Allowing yourself to be boring: escaping the ‘attention loop’

Instead of trying to impress others, we can learn to spend time in our own company. Photo by Julia Caesar on Unsplash

The world needs stimulation.  Animals and plants evolved around a constant stream of stimuli, from sun, to water, to wind, to many other inputs from the outside world.  The universe is interactive.

This means that, from the day you are born, you will be faced with people wanting something from you, whether it be your body, your mind, your money or your entertainment.  You will quickly receive the message, especially if you are a social being, that giving people the things they want can result in them being attracted to you, and not giving them what they want can result in your losing their attention.


From time to time, clients come to me who are stuck in this ‘attention loop’.  Sometimes they suffer from worry that their partner is beginning to find them boring.  Or else that their friends will shy away from them if they don’t indulge in behaviours which their social group wants to see.

The pressure and stress of this ‘attention loop’ can be considerable.  Sometimes it is made worse by inconsistency in early carers.  For instance, a person may have a parent whose love and attention they seek, but the parent’s love is conditional on certain behaviours.  The person can grow up feeling a terrible anxiety that goes something like this: ‘I fear that I am not doing what I need to be doing, that I’m failing in some way’.


Sometimes, though, we need to make ourselves boring.  In other words, we need to back away from the constant desire to impress and please others, and relax into something else.  If others want to move away from us, then they can.  This ability enables us to create a peaceful life for ourselves away from the pressure of other people’s gaze.


Victoria spent a huge amount of time in the company of friends.  She was always out and about, and her social diary was always full.  She was the one who would get just a little more drunk than necessary, and would end up spilling out her emotions about one drama or another before the night was out.  When she was out, she felt fulfilled, as though she was safe in the company of others.

But in the quiet of her own home, she didn’t really know what to think.  She would start second-guessing what everyone else was thinking about her.  She couldn’t relax in her own company.  She would think of something that bothered her, and message or phone a friend to get talking about it.

Victoria became aware that these social habits weren’t working for her.  She realised that she was driven by a constant need for other people’s attention, approval and engagement.  Her day was one long PR exercise, to make sure that no one forgot her, and that no one thought badly of her.  She found this pattern exhausting.  She was fed up with trying to be everywhere and with everyone.  Her fear of missing out had turned into a fear of staying in.
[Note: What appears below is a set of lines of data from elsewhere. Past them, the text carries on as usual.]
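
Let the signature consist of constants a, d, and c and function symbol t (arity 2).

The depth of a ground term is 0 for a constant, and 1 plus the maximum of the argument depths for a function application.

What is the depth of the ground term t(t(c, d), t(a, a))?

depth(t(c, d)) = 1 + max(0, 0) = 1
depth(t(a, a)) = 1 + max(0, 0) = 1
depth(t(t(c, d), t(a, a))) = 1 + max(1, 1) = 2

2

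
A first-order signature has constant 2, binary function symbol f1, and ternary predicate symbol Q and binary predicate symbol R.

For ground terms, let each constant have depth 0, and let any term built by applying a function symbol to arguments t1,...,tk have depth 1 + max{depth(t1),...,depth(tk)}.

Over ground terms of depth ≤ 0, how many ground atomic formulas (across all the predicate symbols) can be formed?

2

First count ground terms of depth ≤ 0.
Count level by level. With function symbols f1/2, the terms of depth ≤ k are the 1 constant together with each function applied to depth-≤(k−1) tuples, so N_k = 1 + N_{k-1}^2.
N_0 = 1
Explicitly: 2.
So |H| = 1.
For each predicate symbol, the number of ground atoms is |H| raised to its arity; summing:
  Q: 1^3 = 1;  R: 1^2 = 1
Total ground atoms: 1 + 1 = 2.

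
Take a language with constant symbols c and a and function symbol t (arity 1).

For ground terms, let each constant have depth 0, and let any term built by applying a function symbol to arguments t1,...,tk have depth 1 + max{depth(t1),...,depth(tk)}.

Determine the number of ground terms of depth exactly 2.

2

Count level by level. With function symbols t/1, the terms of depth ≤ k are the 2 constants together with each function applied to depth-≤(k−1) tuples, so N_k = 2 + N_{k-1}.
N_0 = 2
N_1 = 2 + 2 = 4
N_2 = 2 + 4 = 6
Terms of depth exactly 2: N_2 − N_1 = 6 − 4 = 2.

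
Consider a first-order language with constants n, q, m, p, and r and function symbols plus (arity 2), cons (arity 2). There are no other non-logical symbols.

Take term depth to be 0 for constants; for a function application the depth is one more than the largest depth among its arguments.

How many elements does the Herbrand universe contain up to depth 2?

6055

Let N_k = |{terms of depth ≤ k}|. Then N_0 = 5 and N_k = 5 + N_{k-1}^2 + N_{k-1}^2 for k ≥ 1 (one summand per function symbol, arity giving the exponent).
N_0 = 5
N_1 = 5 + 5^2 + 5^2 = 55
N_2 = 5 + 55^2 + 55^2 = 6055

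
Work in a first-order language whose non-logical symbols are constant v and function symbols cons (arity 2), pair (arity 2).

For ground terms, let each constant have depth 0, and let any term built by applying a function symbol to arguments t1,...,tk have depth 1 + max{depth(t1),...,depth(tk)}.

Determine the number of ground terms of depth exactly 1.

2

Write N_k for the number of ground terms of depth ≤ k. A term of depth ≤ k is either a constant or a function symbol applied to arguments of depth ≤ k−1, so N_k = 1 + N_{k-1}^2 + N_{k-1}^2.
N_0 = 1
N_1 = 1 + 1^2 + 1^2 = 3
Terms of depth exactly 1: N_1 − N_0 = 3 − 1 = 2.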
As an exercise, Victoria began to try spending more time hidden from others.  She deliberately chose to spend some days away from her boyfriend, overcoming the fear that he would leave her if she left him alone.  She experimented with evening classes and creative activities, where she was able to focus on what someone else was saying, and it wasn’t always about her.
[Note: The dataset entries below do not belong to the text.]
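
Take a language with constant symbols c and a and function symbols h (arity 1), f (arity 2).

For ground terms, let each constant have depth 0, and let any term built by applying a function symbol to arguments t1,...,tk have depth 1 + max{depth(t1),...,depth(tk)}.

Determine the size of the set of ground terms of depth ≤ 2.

Let N_k count ground terms of depth at most k. Each non-constant term of depth ≤ k is some function symbol applied to depth-≤(k−1) arguments, giving N_k = 2 + N_{k-1} + N_{k-1}^2.
N_0 = 2
N_1 = 2 + 2 + 2^2 = 8
N_2 = 2 + 8 + 8^2 = 74

74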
Eventually, she began to overcome her driven fear of being boring to others.  She actually started to enjoy the feeling of being a little anonymous.  She had days when she didn’t dress up or wear makeup.  She noticed herself becoming less self-centred.  And she definitely noticed herself becoming more relaxed.


Victoria is just one example of what can happen if we make a conscious effort to relax about the ‘attention loop’.  The benefits include:

  • We become easier in our own company
  • We relax about what others think of us
  • We get involved in a wider range of interests
  • We spend less time, money and effort trying to impress others
  • We let go of those who are not genuinely interested in us
  • We allow access to those who are genuinely interested in us

Above all, we will find that those people whom we were trying to impress, but who didn’t really share our values, drift away from us.  And those whom we don’t need to impress, because they already share our values and interests, come to us quite naturally.  This can be an enormous social relief, and a great energy-saver.


The universe is interactive, and others will always want something from us.  If we feed this too much, we can end up in a painful ‘attention loop’ where we are never satisfied because others are never satisfied.  We start working too hard to impress those around us.

It’s good to learn to escape this ‘attention loop’ by learning to be happy alone, whether or not it satisfies others.  If we do this, we will be happier in our own company, and less anxious.

Also, the people we were falsely trying to impress will tend to drift away, and those who genuinely share our authentic values and interests can drift towards us.  In the end, this gives us a better and more supportive social circle.